Brutus stabbed Caesar.

The words occurring in it can be characterised as follows:

Brutus and Caesar are noun phrases (NP) and stabbed is a verb (V). Semantically, stab is a ternary predicate, stab(e1, x2, x3), where e1 is an event representing a stabbing action, x2 is the agent of the action (the stabber) and x3 the undergoer (the stabbee).

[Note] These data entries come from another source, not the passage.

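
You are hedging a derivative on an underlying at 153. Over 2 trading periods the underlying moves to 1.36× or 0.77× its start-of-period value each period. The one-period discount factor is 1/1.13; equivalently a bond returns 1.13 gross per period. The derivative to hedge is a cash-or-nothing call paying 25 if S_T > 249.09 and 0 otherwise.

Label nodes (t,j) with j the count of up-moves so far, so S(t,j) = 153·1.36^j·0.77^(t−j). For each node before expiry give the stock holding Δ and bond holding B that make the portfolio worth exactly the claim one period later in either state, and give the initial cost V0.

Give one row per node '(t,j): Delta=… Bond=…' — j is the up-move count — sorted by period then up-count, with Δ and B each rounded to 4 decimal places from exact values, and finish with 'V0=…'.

(0,0): Delta=0.1495 Bond=-15.5909
(1,0): Delta=0.0000 Bond=0.0000
(1,1): Delta=0.2036 Bond=-28.8736
V0=7.2893

Risk-neutral probability p* = (R−d)/(u−d) = (1.13−0.77)/(1.36−0.77) = 0.6102.
At expiry t=2: V(2,0)=0.0000, V(2,1)=0.0000, V(2,2)=25.0000
  t=1,j=0: stock 117.8100 → up 160.2216 (V=0.0000), down 90.7137 (V=0.0000). Price 0.0000; hedge Δ=0.0000, bond B=0.0000.
  t=1,j=1: stock 208.0800 → up 282.9888 (V=25.0000), down 160.2216 (V=0.0000). Price 13.4993; hedge Δ=0.2036, bond B=-28.8736.
  t=0,j=0: stock 153.0000 → up 208.0800 (V=13.4993), down 117.8100 (V=0.0000). Price 7.2893; hedge Δ=0.1495, bond B=-15.5909.
Each (Δ,B) replicates both successor values, so the strategy is self-financing and V0 is arbitrage-free.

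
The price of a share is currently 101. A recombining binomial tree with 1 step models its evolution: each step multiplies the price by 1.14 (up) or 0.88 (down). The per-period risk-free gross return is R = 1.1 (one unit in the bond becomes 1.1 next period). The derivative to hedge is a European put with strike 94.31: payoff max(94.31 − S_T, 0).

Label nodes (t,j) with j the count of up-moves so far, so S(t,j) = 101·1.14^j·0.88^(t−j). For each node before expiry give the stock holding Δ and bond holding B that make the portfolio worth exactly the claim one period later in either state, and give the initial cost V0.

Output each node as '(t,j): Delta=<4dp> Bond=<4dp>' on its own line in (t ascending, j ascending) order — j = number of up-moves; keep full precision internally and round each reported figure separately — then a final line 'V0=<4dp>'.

Under the risk-neutral measure, an up-move has probability p* = (R−d)/(u−d) = 0.8462 and values discount at R = 1.1.
At expiry t=1: V(1,0)=5.4300, V(1,1)=0.0000
(0,0): S=101.0000. Δ = (V_up−V_dn)/(S_up−S_dn) = (0.0000−5.4300)/(115.1400−88.8800) = -0.2068. V = [p*·0.0000 + (1−p*)·5.4300]/1.1 = 0.7594. B = V − Δ·S = 21.6441.
Self-financing check: at every node Δ·S+B equals the discounted successor values.

(0,0): Delta=-0.2068 Bond=21.6441
V0=0.7594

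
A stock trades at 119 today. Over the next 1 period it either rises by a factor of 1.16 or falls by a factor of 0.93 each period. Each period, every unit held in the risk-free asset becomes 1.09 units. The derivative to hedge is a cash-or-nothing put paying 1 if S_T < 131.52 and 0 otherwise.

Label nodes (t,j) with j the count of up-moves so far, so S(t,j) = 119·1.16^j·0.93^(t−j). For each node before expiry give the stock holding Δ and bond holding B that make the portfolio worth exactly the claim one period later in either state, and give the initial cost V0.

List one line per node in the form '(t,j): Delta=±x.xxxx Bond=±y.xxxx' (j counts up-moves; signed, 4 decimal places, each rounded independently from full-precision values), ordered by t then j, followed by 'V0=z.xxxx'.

(0,0): Delta=-0.0365 Bond=4.6270
V0=0.2792

Since d<R<u, set p* = (R−d)/(u−d) = 0.6957; price each node as the discounted p*-expectation of its children.
Payoff layer (t=1): V(1,0)=1.0000, V(1,1)=0.0000
  t=0,j=0: stock 119.0000 → up 138.0400 (V=0.0000), down 110.6700 (V=1.0000). Price 0.2792; hedge Δ=-0.0365, bond B=4.6270.
Check: Δ(0,0)·S0 + B(0,0) = 0.2792 = V0.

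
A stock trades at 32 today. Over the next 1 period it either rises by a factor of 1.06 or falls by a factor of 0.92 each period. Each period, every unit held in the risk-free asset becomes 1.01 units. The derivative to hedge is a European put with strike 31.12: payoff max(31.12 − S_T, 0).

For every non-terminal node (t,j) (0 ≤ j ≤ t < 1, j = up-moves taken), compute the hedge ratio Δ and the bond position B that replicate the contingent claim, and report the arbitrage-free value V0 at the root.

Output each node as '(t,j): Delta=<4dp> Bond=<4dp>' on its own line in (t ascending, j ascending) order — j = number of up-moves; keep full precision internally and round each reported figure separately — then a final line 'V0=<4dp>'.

(0,0): Delta=-0.3750 Bond=12.5941
V0=0.5941

Risk-neutral probability p* = (R−d)/(u−d) = (1.01−0.92)/(1.06−0.92) = 0.6429.
Terminal values V(1,·): V(1,0)=1.6800, V(1,1)=0.0000
Node (0,0) S=32.0000: V=(p*·0.0000+(1−p*)·1.6800)/1.01=0.5941; Δ=(0.0000−1.6800)/(33.9200−29.4400)=-0.3750; B=V−Δ·S=12.5941
Self-financing check: at every node Δ·S+B equals the discounted successor values.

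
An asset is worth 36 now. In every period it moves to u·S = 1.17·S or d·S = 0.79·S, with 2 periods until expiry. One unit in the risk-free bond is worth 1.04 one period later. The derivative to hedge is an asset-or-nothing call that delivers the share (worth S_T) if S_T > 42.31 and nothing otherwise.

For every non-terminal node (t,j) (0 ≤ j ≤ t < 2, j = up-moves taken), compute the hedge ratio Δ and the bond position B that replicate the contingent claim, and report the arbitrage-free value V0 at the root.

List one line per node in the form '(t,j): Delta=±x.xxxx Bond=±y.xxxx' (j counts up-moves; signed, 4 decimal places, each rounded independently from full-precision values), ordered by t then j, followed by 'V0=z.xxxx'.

Under the risk-neutral measure, an up-move has probability p* = (R−d)/(u−d) = 0.6579 and values discount at R = 1.04.
Terminal payoffs: V(2,0)=0.0000, V(2,1)=0.0000, V(2,2)=49.2804
Node (1,0) S=28.4400: V=(p*·0.0000+(1−p*)·0.0000)/1.04=0.0000; Δ=(0.0000−0.0000)/(33.2748−22.4676)=0.0000; B=V−Δ·S=0.0000
Node (1,1) S=42.1200: V=(p*·49.2804+(1−p*)·0.0000)/1.04=31.1743; Δ=(49.2804−0.0000)/(49.2804−33.2748)=3.0789; B=V−Δ·S=-98.5109
Node (0,0) S=36.0000: V=(p*·31.1743+(1−p*)·0.0000)/1.04=19.7206; Δ=(31.1743−0.0000)/(42.1200−28.4400)=2.2788; B=V−Δ·S=-62.3171
The time-0 hedge costs 19.7206, which is the no-arbitrage price.

(0,0): Delta=2.2788 Bond=-62.3171
(1,0): Delta=0.0000 Bond=0.0000
(1,1): Delta=3.0789 Bond=-98.5109
V0=19.7206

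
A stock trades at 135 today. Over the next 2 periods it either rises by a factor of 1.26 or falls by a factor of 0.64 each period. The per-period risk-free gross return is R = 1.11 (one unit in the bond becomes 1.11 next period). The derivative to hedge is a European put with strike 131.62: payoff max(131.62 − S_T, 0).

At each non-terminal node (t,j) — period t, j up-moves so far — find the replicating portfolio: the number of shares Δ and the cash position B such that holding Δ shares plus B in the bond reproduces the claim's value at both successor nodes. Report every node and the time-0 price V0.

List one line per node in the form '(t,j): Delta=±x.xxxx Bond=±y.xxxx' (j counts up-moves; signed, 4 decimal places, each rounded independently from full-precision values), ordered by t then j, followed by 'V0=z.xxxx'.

Risk-neutral probability p* = (R−d)/(u−d) = (1.11−0.64)/(1.26−0.64) = 0.7581.
At expiry t=2: V(2,0)=76.3240, V(2,1)=22.7560, V(2,2)=0.0000
Node (1,0) S=86.4000: V=(p*·22.7560+(1−p*)·76.3240)/1.11=32.1766; Δ=(22.7560−76.3240)/(108.8640−55.2960)=-1.0000; B=V−Δ·S=118.5766
Node (1,1) S=170.1000: V=(p*·0.0000+(1−p*)·22.7560)/1.11=4.9599; Δ=(0.0000−22.7560)/(214.3260−108.8640)=-0.2158; B=V−Δ·S=41.6631
Node (0,0) S=135.0000: V=(p*·4.9599+(1−p*)·32.1766)/1.11=10.4005; Δ=(4.9599−32.1766)/(170.1000−86.4000)=-0.3252; B=V−Δ·S=54.2984
Check: Δ(0,0)·S0 + B(0,0) = 10.4005 = V0.

(0,0): Delta=-0.3252 Bond=54.2984
(1,0): Delta=-1.0000 Bond=118.5766
(1,1): Delta=-0.2158 Bond=41.6631
V0=10.4005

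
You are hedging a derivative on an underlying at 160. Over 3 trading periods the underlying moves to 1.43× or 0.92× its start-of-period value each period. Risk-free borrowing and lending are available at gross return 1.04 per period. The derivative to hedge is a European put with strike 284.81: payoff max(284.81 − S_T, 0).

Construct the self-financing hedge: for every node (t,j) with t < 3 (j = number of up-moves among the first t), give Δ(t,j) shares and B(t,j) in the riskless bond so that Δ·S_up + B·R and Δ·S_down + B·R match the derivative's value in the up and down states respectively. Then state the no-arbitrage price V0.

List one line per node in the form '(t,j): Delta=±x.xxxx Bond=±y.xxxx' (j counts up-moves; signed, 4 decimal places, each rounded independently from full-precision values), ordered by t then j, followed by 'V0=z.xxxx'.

(0,0): Delta=-0.8293 Bond=229.8287
(1,0): Delta=-0.9512 Bond=256.9658
(1,1): Delta=-0.5744 Bond=180.7040
(2,0): Delta=-1.0000 Bond=273.8558
(2,1): Delta=-0.8491 Bond=245.7575
(2,2): Delta=0.0000 Bond=0.0000
V0=97.1441

Since d<R<u, set p* = (R−d)/(u−d) = 0.2353; price each node as the discounted p*-expectation of its children.
Terminal payoffs: V(3,0)=160.2199, V(3,1)=91.1537, V(3,2)=0.0000, V(3,3)=0.0000
(2,0): S=135.4240. Δ = (V_up−V_dn)/(S_up−S_dn) = (91.1537−160.2199)/(193.6563−124.5901) = -1.0000. V = [p*·91.1537 + (1−p*)·160.2199]/1.04 = 138.4318. B = V − Δ·S = 273.8558.
(2,1): S=210.4960. Δ = (V_up−V_dn)/(S_up−S_dn) = (0.0000−91.1537)/(301.0093−193.6563) = -0.8491. V = [p*·0.0000 + (1−p*)·91.1537]/1.04 = 67.0248. B = V − Δ·S = 245.7575.
(2,2): S=327.1840. Δ = (V_up−V_dn)/(S_up−S_dn) = (0.0000−0.0000)/(467.8731−301.0093) = 0.0000. V = [p*·0.0000 + (1−p*)·0.0000]/1.04 = 0.0000. B = V − Δ·S = 0.0000.
(1,0): S=147.2000. Δ = (V_up−V_dn)/(S_up−S_dn) = (67.0248−138.4318)/(210.4960−135.4240) = -0.9512. V = [p*·67.0248 + (1−p*)·138.4318]/1.04 = 116.9520. B = V − Δ·S = 256.9658.
(1,1): S=228.8000. Δ = (V_up−V_dn)/(S_up−S_dn) = (0.0000−67.0248)/(327.1840−210.4960) = -0.5744. V = [p*·0.0000 + (1−p*)·67.0248]/1.04 = 49.2829. B = V − Δ·S = 180.7040.
(0,0): S=160.0000. Δ = (V_up−V_dn)/(S_up−S_dn) = (49.2829−116.9520)/(228.8000−147.2000) = -0.8293. V = [p*·49.2829 + (1−p*)·116.9520]/1.04 = 97.1441. B = V − Δ·S = 229.8287.
Self-financing check: at every node Δ·S+B equals the discounted successor values.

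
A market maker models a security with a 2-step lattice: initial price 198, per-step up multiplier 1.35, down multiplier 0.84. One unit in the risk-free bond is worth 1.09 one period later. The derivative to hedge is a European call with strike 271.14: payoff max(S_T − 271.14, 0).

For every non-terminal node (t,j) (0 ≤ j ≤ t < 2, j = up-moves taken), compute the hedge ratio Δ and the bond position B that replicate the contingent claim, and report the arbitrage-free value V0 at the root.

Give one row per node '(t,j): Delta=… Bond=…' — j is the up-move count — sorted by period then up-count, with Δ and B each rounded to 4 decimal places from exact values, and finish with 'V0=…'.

No-arbitrage ⇒ martingale measure with p* = (R−d)/(u−d) = 0.4902.
Terminal payoffs: V(2,0)=0.0000, V(2,1)=0.0000, V(2,2)=89.7150
(1,0): S=166.3200. Δ = (V_up−V_dn)/(S_up−S_dn) = (0.0000−0.0000)/(224.5320−139.7088) = 0.0000. V = [p*·0.0000 + (1−p*)·0.0000]/1.09 = 0.0000. B = V − Δ·S = 0.0000.
(1,1): S=267.3000. Δ = (V_up−V_dn)/(S_up−S_dn) = (89.7150−0.0000)/(360.8550−224.5320) = 0.6581. V = [p*·89.7150 + (1−p*)·0.0000]/1.09 = 40.3467. B = V − Δ·S = -135.5650.
(0,0): S=198.0000. Δ = (V_up−V_dn)/(S_up−S_dn) = (40.3467−0.0000)/(267.3000−166.3200) = 0.3996. V = [p*·40.3467 + (1−p*)·0.0000]/1.09 = 18.1448. B = V − Δ·S = -60.9665.
Root portfolio cost Δ·198+B reproduces V0=18.1448.

(0,0): Delta=0.3996 Bond=-60.9665
(1,0): Delta=0.0000 Bond=0.0000
(1,1): Delta=0.6581 Bond=-135.5650
V0=18.1448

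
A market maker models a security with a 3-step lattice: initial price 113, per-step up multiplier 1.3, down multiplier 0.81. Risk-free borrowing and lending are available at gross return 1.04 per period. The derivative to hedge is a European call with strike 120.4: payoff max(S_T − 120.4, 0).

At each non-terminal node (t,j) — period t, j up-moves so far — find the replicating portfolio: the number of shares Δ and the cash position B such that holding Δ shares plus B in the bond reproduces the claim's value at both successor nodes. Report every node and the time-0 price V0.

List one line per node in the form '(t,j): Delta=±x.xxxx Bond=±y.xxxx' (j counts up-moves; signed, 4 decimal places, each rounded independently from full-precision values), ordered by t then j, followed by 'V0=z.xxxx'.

Under the risk-neutral measure, an up-move has probability p* = (R−d)/(u−d) = 0.4694 and values discount at R = 1.04.
Terminal payoffs: V(3,0)=0.0000, V(3,1)=0.0000, V(3,2)=34.2857, V(3,3)=127.8610
Node (2,0) S=74.1393: V=(p*·0.0000+(1−p*)·0.0000)/1.04=0.0000; Δ=(0.0000−0.0000)/(96.3811−60.0528)=0.0000; B=V−Δ·S=0.0000
Node (2,1) S=118.9890: V=(p*·34.2857+(1−p*)·0.0000)/1.04=15.4743; Δ=(34.2857−0.0000)/(154.6857−96.3811)=0.5880; B=V−Δ·S=-54.4965
Node (2,2) S=190.9700: V=(p*·127.8610+(1−p*)·34.2857)/1.04=75.2008; Δ=(127.8610−34.2857)/(248.2610−154.6857)=1.0000; B=V−Δ·S=-115.7692
Node (1,0) S=91.5300: V=(p*·15.4743+(1−p*)·0.0000)/1.04=6.9841; Δ=(15.4743−0.0000)/(118.9890−74.1393)=0.3450; B=V−Δ·S=-24.5961
Node (1,1) S=146.9000: V=(p*·75.2008+(1−p*)·15.4743)/1.04=41.8358; Δ=(75.2008−15.4743)/(190.9700−118.9890)=0.8298; B=V−Δ·S=-80.0550
Node (0,0) S=113.0000: V=(p*·41.8358+(1−p*)·6.9841)/1.04=22.4452; Δ=(41.8358−6.9841)/(146.9000−91.5300)=0.6294; B=V−Δ·S=-48.6806
Check: Δ(0,0)·S0 + B(0,0) = 22.4452 = V0.

(0,0): Delta=0.6294 Bond=-48.6806
(1,0): Delta=0.3450 Bond=-24.5961
(1,1): Delta=0.8298 Bond=-80.0550
(2,0): Delta=0.0000 Bond=0.0000
(2,1): Delta=0.5880 Bond=-54.4965
(2,2): Delta=1.0000 Bond=-115.7692
V0=22.4452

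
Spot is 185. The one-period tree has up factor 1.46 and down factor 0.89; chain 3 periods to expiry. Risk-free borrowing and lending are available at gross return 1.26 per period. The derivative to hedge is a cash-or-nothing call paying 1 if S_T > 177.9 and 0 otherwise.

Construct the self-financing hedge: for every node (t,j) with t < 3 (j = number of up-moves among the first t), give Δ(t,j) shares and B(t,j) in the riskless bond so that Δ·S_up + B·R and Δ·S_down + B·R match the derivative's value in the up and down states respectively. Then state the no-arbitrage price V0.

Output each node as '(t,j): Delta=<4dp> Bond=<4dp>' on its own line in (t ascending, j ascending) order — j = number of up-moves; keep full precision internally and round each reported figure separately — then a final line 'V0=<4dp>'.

(0,0): Delta=0.0007 Bond=0.3423
(1,0): Delta=0.0030 Bond=0.0638
(1,1): Delta=0.0000 Bond=0.6299
(2,0): Delta=0.0120 Bond=-1.2392
(2,1): Delta=0.0000 Bond=0.7937
(2,2): Delta=0.0000 Bond=0.7937
V0=0.4783

Under the risk-neutral measure, an up-move has probability p* = (R−d)/(u−d) = 0.6491 and values discount at R = 1.26.
Payoff layer (t=3): V(3,0)=0.0000, V(3,1)=1.0000, V(3,2)=1.0000, V(3,3)=1.0000
Node (2,0) S=146.5385: V=(p*·1.0000+(1−p*)·0.0000)/1.26=0.5152; Δ=(1.0000−0.0000)/(213.9462−130.4193)=0.0120; B=V−Δ·S=-1.2392
Node (2,1) S=240.3890: V=(p*·1.0000+(1−p*)·1.0000)/1.26=0.7937; Δ=(1.0000−1.0000)/(350.9679−213.9462)=0.0000; B=V−Δ·S=0.7937
Node (2,2) S=394.3460: V=(p*·1.0000+(1−p*)·1.0000)/1.26=0.7937; Δ=(1.0000−1.0000)/(575.7452−350.9679)=0.0000; B=V−Δ·S=0.7937
Node (1,0) S=164.6500: V=(p*·0.7937+(1−p*)·0.5152)/1.26=0.5523; Δ=(0.7937−0.5152)/(240.3890−146.5385)=0.0030; B=V−Δ·S=0.0638
Node (1,1) S=270.1000: V=(p*·0.7937+(1−p*)·0.7937)/1.26=0.6299; Δ=(0.7937−0.7937)/(394.3460−240.3890)=0.0000; B=V−Δ·S=0.6299
Node (0,0) S=185.0000: V=(p*·0.6299+(1−p*)·0.5523)/1.26=0.4783; Δ=(0.6299−0.5523)/(270.1000−164.6500)=0.0007; B=V−Δ·S=0.3423
Root portfolio cost Δ·185+B reproduces V0=0.4783.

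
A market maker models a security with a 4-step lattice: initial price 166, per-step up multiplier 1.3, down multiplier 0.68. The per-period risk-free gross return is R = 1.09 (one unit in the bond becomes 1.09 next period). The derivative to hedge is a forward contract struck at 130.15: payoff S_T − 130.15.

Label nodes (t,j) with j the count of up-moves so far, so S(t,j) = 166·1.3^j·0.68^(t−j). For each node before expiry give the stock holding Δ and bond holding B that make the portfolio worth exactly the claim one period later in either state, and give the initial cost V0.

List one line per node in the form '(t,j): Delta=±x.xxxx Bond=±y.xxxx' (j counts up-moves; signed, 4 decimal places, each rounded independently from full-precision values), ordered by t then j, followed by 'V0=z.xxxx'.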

We can use a chart (a data structure invented by Alain Colmerauer for efficient parsing) to represent the sentence:

     Brutus(x1)    stabbed(e1,x2,x3)    Caesar(x4)
+—————————————————+—————————————————+—————————————————+

The objects figuring in the sentence (or the complex event) can be represented as a disjoint-set structure: {{e1}, {x1}, {x2}, {x3}, {x4}}. Applying the syntactic rule VP → V NP, we can add a new edge to the chart:

                     stabbed(e1,x2,x3) & Caesar(x4)
                  +———————————————————————————————————+
     Brutus(x1)   |stabbed(e1,x2,x3)    Caesar(x4)    |
+—————————————————+—————————————————+—————————————————+

However, the application of this rule also unifies x3 and x4 so we need to merge the two singletons:

                     stabbed(e1,x2,x3) & Caesar(x4)
                                x3 = x4
                  +———————————————————————————————————+
     Brutus(x1)   |stabbed(e1,x2,x3)    Caesar(x4)    |
+—————————————————+—————————————————+—————————————————+

We now apply the rule S → NP VP, which adds another edge to the chart spanning the whole sentence:

     Brutus(x1) & stabbed(e1,x2,x3) & Caesar(x4)
                   x1 = x2 & x3 = x4
+—————————————————————————————————————————————————————+
|                    stabbed(e1,x2,x3) & Caesar(x4)   |
|                               x3 = x4               |
|                 +———————————————————————————————————+
|    Brutus(x1)   |stabbed(e1,x2,x3)    Caesar(x4)    |
+—————————————————+—————————————————+—————————————————+

This rule application unifies x1 and x2. The disjoint-set structure now is {{e1}, {x1, x2}, {x3, x4}} and if we rename the objects that are equal, the sentence is semantically represented by the formula Brutus(x1) & stab(e1,x1,x3) & Caesar(x3).